Dois segundos podem passar num piscar de olhos, mas é tempo suficiente para que a distração no trânsito acabe em morte. Não por acaso, o uso do celular ao volante já é a terceira maior causa de acidentes automobilísticos no país, perdendo apenas para o abuso de velocidade e o consumo de álcool antes de assumir a direção, segundo a Associação Brasileira de Medicina do Tráfego (Abramet).

Em Belo Horizonte, os números comprovam que a prática irresponsável se tornou comum. Dados do Departamento de Trânsito (Detran-MG) revelam que 114 multas são aplicadas todos os dias a motoristas que insistem em dirigir falando ao telefone ou manuseando o aparelho.

E não é difícil encontrar condutores dividindo a atenção com os smartphones. Apesar de ser considerada falta gravíssima e acarretar multa de R$ 293,47, com perda de sete pontos na carteira de habilitação, a equipe de reportagem do Hoje em Dia flagrou até mesmo quem dirigia vans escolares cometendo a infração.

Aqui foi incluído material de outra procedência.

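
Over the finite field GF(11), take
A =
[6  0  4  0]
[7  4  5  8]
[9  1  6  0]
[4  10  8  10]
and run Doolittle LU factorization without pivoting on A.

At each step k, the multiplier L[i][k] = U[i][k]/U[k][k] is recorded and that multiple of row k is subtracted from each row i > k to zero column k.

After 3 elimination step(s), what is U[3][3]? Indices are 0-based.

U[3][3] = 3

[col 0] pivot 6
  R1 -= 3*R0 → (0, 4, 4, 8)  (L[1][0] := 3)
  R2 -= 7*R0 → (0, 1, 0, 0)  (L[2][0] := 7)
  R3 -= 8*R0 → (0, 10, 9, 10)  (L[3][0] := 8)
[col 1] pivot 4
  R2 -= 3*R1 → (0, 0, 10, 9)  (L[2][1] := 3)
  R3 -= 8*R1 → (0, 0, 10, 1)  (L[3][1] := 8)
[col 2] pivot 10
  R3 -= 1*R2 → (0, 0, 0, 3)  (L[3][2] := 1)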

Para especialistas, se o avanço da tecnologia trouxe facilidades, os riscos também vieram a reboque. O cirurgião Dirceu Rodrigues Alves, diretor do Departamento de Medicina do Tráfego da Abramet, afirma que o uso do celular representa mais de 90% dos acidentes causados por desatenção.

“Uma direção segura depende essencialmente das funções cognitiva, motora e perceptiva. Ou seja, necessita de atenção, capacidade de resposta e os sentidos como tato, visão e audição. Com o telefone na mão isso é impossível”.

Automático

Dirceu Alves ainda destaca que, mesmo mantendo os olhos fixos no fluxo de automóveis, a pessoa que usa o aparelho não consegue manter 100% da atenção ao volante. “Ela passa a ter uma visão tubular e perde a referência do que se passa nas laterais do veículo. É como se estivesse no piloto automático”, ressalta.